Here are 11 Ways to include mindfulness in your lives
Single-task, don’t multitask. When you’re eating, just eat. When you’re bathing, just bathe. Don’try to knock off a few tasks while eating or bathing.
Even though multitasking makes us feel more productive, studies show that we make more errors when juggling tasks.
Taking on one task at a time helps you go more deeply into the task at hand; allowing us to think creatively and utilize problem-solving skills.
When you do multiple tasks at a time, you may be rushing that task. Instead, take your time, and move slowly. Make your actions deliberate, not rushed and random. When we rush, rush, rush we don’t truly see what we’re doing.
Try this trick. Tape a note on your door that reminds you to take a moment and breath. Slowing down helps bring all of your focus back to the present moment.
You'll be on track to mindfulness in no time!
If you do less, you can do those things slower, with more completion, and with more concentration. If you fill your day loads of tasks, you’ll be rushing from one thing to the next without thinking about what you’re doing.
When we do fewer things, we can focus more on the ones we keep, offering them the attention we want to give.
The key? Figuring out what’s important and letting go of what’s not.
Give yourself breathing room to allow for mindfulness. A stressed, hyper-driven mind and body keep us from being our most productive and creative selves. Try setting a time in between tasks to celebrate the work you've done along the way.
Just sit in silence. Become aware of your thoughts. Focus on your breathing. Notice the world around you. Become comfortable with the silence and stillness. It’ll do you a world of good—and it just takes a few minutes.
Try doing this in the morning when you'll be alone and without distractions. Warning: If you try this at night, there's no guarantee you won't fall asleep.
Become more aware of your thinking. Are you constantly worrying about the future? Learn to recognize when you’re doing this and practice bringing yourself back to the present. Of course, that may be easier said than done.
Instead of being hard on yourself when nagging thoughts seep into your brain, try creating distance from the thought. One simple technique is to add the phrase, ‘My mind is saying…’ in front of each worrisome thought. This small shift reminds us these worries are a creation of the mind and they do not control us. The content of our thoughts are less important than our relationship to them.
How many conversations have you had where you’re not listening but actually thinking of what you want to say next? This not only detracts from your enjoyment of the moment but also hurts the quality of your relationships.
When we give someone our undivided attention, we can mirror them and provide reassurance. This is what makes people feel heard and understood, and ultimately, leads to deeper, more fulfilling relationships.
Food can be crammed down our throats in a rush, but where’s the joy in that?
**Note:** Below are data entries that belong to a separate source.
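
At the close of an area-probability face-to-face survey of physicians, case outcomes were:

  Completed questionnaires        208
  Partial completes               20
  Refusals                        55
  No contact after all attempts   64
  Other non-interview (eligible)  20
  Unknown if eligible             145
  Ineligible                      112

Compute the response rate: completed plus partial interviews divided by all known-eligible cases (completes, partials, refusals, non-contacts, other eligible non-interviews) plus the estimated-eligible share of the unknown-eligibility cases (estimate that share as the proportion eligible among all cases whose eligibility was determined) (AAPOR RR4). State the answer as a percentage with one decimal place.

Num = 208 + 20 = 228
Determined eligible = 208 + 20 + 55 + 64 + 20 = 367
e = 367 / (367 + 112) = 367 / 479 = 0.7662
Eligible share of unknowns = 0.7662 × 145 = 111.10
Denom = 367 + 111.10 = 478.10
RR4 = 228 / 478.10 = 0.4769

47.7%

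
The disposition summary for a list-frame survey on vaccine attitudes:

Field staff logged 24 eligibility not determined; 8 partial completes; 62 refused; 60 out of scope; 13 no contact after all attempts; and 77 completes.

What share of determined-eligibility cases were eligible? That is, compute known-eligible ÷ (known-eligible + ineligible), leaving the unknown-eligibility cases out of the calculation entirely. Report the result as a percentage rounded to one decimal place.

72.7%

Determined eligible = 77 + 8 + 62 + 13 = 160
e = 160 / (160 + 60) = 160 / 220 = 0.7273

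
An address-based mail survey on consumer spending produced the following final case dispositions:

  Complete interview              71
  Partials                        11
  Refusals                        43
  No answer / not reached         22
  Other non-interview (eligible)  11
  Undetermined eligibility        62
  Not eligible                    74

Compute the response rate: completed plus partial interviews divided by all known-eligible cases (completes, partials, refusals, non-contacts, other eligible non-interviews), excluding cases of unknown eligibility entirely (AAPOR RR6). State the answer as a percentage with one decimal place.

51.9%

Top = 71 + 11 = 82
Base = 71 + 11 + 43 + 22 + 11 = 158
RR6 = 82 / 158 = 0.5190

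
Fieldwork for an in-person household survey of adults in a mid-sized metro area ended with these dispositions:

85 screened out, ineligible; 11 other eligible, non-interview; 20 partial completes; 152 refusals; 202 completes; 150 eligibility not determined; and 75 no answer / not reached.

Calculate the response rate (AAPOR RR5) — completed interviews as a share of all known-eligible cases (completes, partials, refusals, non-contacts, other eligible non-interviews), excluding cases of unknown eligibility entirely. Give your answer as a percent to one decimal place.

43.9%

Top: 202
Denominator: 202 + 20 + 152 + 75 + 11 = 460
RR5 = 202 / 460 = 0.4391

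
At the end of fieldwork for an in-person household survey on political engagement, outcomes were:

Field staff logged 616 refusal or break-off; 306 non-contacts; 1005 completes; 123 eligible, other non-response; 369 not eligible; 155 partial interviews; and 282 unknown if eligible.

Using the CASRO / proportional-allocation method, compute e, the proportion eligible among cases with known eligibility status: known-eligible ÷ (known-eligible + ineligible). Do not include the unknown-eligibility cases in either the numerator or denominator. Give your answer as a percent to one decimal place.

85.7%

Eligible (known) = 1005 + 155 + 616 + 306 + 123 = 2205
e = 2205 / (2205 + 369) = 2205 / 2574 = 0.8566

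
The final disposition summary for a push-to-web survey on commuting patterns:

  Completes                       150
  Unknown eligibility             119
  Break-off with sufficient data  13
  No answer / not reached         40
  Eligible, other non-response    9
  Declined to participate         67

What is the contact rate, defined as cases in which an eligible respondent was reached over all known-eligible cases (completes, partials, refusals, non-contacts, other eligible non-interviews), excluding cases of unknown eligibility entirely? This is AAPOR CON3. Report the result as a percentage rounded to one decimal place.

Numerator → 150 + 13 + 67 + 9 = 239
Denom → 150 + 13 + 67 + 40 + 9 = 279
CON3 = 239 / 279 = 0.8566

85.7%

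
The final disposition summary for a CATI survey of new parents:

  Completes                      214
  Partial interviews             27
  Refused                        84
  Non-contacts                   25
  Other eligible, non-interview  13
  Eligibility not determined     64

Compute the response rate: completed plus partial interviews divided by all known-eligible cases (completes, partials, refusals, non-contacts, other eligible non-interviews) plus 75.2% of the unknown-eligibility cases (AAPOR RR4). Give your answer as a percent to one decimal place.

Top = 214 + 27 = 241
Determined eligible = 214 + 27 + 84 + 25 + 13 = 363
Estimated eligible among unknowns = 0.7520 × 64 = 48.13
Base = 363 + 48.13 = 411.13
RR4 = 241 / 411.13 = 0.5862

58.6%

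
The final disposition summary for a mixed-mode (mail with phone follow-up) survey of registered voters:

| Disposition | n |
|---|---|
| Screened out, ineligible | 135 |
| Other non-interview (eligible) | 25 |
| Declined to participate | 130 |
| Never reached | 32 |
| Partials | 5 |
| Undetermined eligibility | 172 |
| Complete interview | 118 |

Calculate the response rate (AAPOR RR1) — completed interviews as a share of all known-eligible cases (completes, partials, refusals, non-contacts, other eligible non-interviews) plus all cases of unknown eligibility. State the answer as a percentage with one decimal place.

Num = 118
Base = 118 + 5 + 130 + 32 + 25 + 172 = 482
RR1 = 118 / 482 = 0.2448

24.5%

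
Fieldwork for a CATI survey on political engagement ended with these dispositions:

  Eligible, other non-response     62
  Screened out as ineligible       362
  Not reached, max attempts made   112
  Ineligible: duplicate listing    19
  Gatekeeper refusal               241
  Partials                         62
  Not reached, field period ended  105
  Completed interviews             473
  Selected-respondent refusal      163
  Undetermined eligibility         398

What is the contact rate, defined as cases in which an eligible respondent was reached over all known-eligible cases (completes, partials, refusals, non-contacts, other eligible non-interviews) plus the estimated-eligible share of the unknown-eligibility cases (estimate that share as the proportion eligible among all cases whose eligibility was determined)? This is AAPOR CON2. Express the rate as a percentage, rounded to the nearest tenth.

65.8%

Refusal or break-off = 241 + 163 = 404
Non-contacts = 105 + 112 = 217
Screened out, ineligible = 362 + 19 = 381
Num = 473 + 62 + 404 + 62 = 1001
Eligible (known) = 473 + 62 + 404 + 217 + 62 = 1218
e = 1218 / (1218 + 381) = 1218 / 1599 = 0.7617
Eligible share of unknowns = 0.7617 × 398 = 303.16
Denominator = 1218 + 303.16 = 1521.16
CON2 = 1001 / 1521.16 = 0.6581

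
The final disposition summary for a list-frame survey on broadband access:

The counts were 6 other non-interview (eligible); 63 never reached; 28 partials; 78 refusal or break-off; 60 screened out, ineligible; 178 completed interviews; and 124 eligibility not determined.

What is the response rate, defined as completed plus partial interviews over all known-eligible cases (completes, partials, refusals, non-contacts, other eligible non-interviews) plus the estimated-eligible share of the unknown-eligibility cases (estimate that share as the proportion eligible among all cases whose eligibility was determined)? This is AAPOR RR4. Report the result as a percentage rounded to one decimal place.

44.9%

Num → 178 + 28 = 206
Eligible (known) → 178 + 28 + 78 + 63 + 6 = 353
e = 353 / (353 + 60) = 353 / 413 = 0.8547
Eligible share of unknowns → 0.8547 × 124 = 105.98
Denominator → 353 + 105.98 = 458.98
RR4 = 206 / 458.98 = 0.4488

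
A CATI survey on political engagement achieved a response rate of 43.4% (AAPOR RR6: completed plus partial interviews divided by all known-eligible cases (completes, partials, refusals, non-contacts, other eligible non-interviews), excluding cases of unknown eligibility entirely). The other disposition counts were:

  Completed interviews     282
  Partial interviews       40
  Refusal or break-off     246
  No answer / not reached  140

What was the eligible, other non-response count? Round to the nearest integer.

34

Numerator: 282 + 40 = 322
RR6 = 322 / D = 0.434
D = 322 / 0.434 = 741.9
Rest of base = 708
eligible, other non-response = 741.9 − 708 ≈ 34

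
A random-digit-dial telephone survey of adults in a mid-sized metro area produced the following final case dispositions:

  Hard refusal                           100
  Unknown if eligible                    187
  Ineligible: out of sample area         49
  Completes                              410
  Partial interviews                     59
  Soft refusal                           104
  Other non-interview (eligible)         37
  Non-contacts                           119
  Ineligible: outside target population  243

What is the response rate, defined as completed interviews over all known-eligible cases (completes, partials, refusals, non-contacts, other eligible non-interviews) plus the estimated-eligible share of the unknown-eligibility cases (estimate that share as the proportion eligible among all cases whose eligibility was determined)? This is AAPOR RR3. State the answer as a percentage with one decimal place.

Declined to participate = 100 + 104 = 204
Out of scope = 243 + 49 = 292
Num = 410
Known eligible = 410 + 59 + 204 + 119 + 37 = 829
e = 829 / (829 + 292) = 829 / 1121 = 0.7395
Estimated eligible among unknowns = 0.7395 × 187 = 138.29
Denom = 829 + 138.29 = 967.29
RR3 = 410 / 967.29 = 0.4239

42.4%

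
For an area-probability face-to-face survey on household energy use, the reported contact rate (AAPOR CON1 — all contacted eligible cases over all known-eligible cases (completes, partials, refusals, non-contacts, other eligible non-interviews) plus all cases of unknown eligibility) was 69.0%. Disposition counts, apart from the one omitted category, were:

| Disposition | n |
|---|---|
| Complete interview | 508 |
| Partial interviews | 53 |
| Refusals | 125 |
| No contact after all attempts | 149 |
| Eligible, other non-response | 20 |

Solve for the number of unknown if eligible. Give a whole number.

Num → 508 + 53 + 125 + 20 = 706
CON1 = 706 / D = 0.690
D = 706 / 0.690 = 1023.2
Rest of base = 855
unknown if eligible = 1023.2 − 855 ≈ 168

168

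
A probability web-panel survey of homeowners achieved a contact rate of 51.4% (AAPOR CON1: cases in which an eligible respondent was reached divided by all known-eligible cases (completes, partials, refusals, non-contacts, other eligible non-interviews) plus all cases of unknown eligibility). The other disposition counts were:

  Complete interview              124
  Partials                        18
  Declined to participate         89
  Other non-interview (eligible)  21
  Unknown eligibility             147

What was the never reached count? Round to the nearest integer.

Num = 124 + 18 + 89 + 21 = 252
CON1 = 252 / D = 0.514
D = 252 / 0.514 = 490.3
Other denominator terms total 399
never reached = 490.3 − 399 ≈ 91

91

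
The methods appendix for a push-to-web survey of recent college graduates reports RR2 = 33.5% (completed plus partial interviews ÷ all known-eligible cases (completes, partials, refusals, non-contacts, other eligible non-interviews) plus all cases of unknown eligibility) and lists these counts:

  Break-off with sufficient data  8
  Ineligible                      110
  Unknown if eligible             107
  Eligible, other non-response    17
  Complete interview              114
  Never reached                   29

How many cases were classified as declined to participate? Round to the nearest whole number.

Top = 114 + 8 = 122
RR2 = 122 / D = 0.335
D = 122 / 0.335 = 364.2
Remaining denominator categories sum to 275
declined to participate = 364.2 − 275 ≈ 89

89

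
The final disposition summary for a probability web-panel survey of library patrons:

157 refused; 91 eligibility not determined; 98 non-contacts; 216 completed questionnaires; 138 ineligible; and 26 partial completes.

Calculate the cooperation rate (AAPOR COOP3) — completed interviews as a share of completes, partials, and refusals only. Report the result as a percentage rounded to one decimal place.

Numerator: 216
Denominator: 216 + 26 + 157 = 399
COOP3 = 216 / 399 = 0.5414

54.1%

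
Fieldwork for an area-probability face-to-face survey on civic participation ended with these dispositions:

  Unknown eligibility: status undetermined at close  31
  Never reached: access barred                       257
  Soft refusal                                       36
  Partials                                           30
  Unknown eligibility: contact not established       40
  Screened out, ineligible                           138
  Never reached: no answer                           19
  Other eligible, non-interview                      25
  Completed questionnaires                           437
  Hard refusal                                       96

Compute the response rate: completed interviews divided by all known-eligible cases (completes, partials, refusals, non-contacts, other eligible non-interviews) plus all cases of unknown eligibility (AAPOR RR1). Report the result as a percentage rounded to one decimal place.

Refusals = 96 + 36 = 132
Non-contacts = 19 + 257 = 276
Eligibility not determined = 40 + 31 = 71
Num = 437
Denominator = 437 + 30 + 132 + 276 + 25 + 71 = 971
RR1 = 437 / 971 = 0.4501

45.0%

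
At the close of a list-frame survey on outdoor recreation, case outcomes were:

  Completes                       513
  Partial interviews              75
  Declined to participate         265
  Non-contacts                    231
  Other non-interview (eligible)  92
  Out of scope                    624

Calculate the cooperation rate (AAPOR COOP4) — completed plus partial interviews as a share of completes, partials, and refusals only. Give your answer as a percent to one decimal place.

68.9%

Top = 513 + 75 = 588
Denom = 513 + 75 + 265 = 853
COOP4 = 588 / 853 = 0.6893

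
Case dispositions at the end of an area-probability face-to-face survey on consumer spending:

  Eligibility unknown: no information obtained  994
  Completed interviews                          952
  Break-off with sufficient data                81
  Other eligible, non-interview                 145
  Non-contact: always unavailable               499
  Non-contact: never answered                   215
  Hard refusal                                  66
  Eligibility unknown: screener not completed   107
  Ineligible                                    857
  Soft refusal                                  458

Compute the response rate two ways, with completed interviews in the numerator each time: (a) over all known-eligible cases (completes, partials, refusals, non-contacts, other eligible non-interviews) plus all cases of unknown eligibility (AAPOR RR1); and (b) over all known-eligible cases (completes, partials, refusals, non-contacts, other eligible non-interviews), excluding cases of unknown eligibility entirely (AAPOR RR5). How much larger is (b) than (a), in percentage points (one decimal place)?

12.3

Declined to participate = 66 + 458 = 524
No contact after all attempts = 215 + 499 = 714
Unknown if eligible = 107 + 994 = 1101
Top = 952
Denom = 952 + 81 + 524 + 714 + 145 + 1101 = 3517
RR1 = 952 / 3517 = 0.2707
Denom = 952 + 81 + 524 + 714 + 145 = 2416
RR5 = 952 / 2416 = 0.3940
Difference = 39.40 − 27.07 = 12.33 percentage points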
Savor each bite, slowly, and get the most out of your food. Interestingly, you’ll eat less this way, and digest your food better as well.
Research shows that mindful eating allows people to make healthier decisions about food. Sitting down and paying attention to each bite gives us time to reflect whether our body is hungry or full, and to deal with feelings of anxiety about mealtime.
Just as you would savour your food by eating it more slowly, do everything this way. Slow down and savour each and every moment. Tune into the sights and sounds and awaken your senses to the world around you. Make sure that you’re doing this by checking in with yourself regularly.
When you get in the car before starting it, sit for a moment to breathe and notice. Before putting your key in the door to come home, ask yourself how you can take the best care of yourself that night.
Cooking and cleaning are often seen as drudgery, but they can both provide great ways to practice mindfulness each day. Try doing them as a form of meditation by putting your entire concentration into those tasks. Notice the smell of each ingredient, feel the metal of a spoon or the texture of a sponge on your hand and so on.
Practicing being mindful can be extremely simple. Sometimes life is about the simple parts that we tend to miss or ignore while on autopilot.
Practice mindfulness is no different. Just like everything, the more you do, the better it gets. Now that you’ve discovered these easy ways to be more mindful, will you give them a try?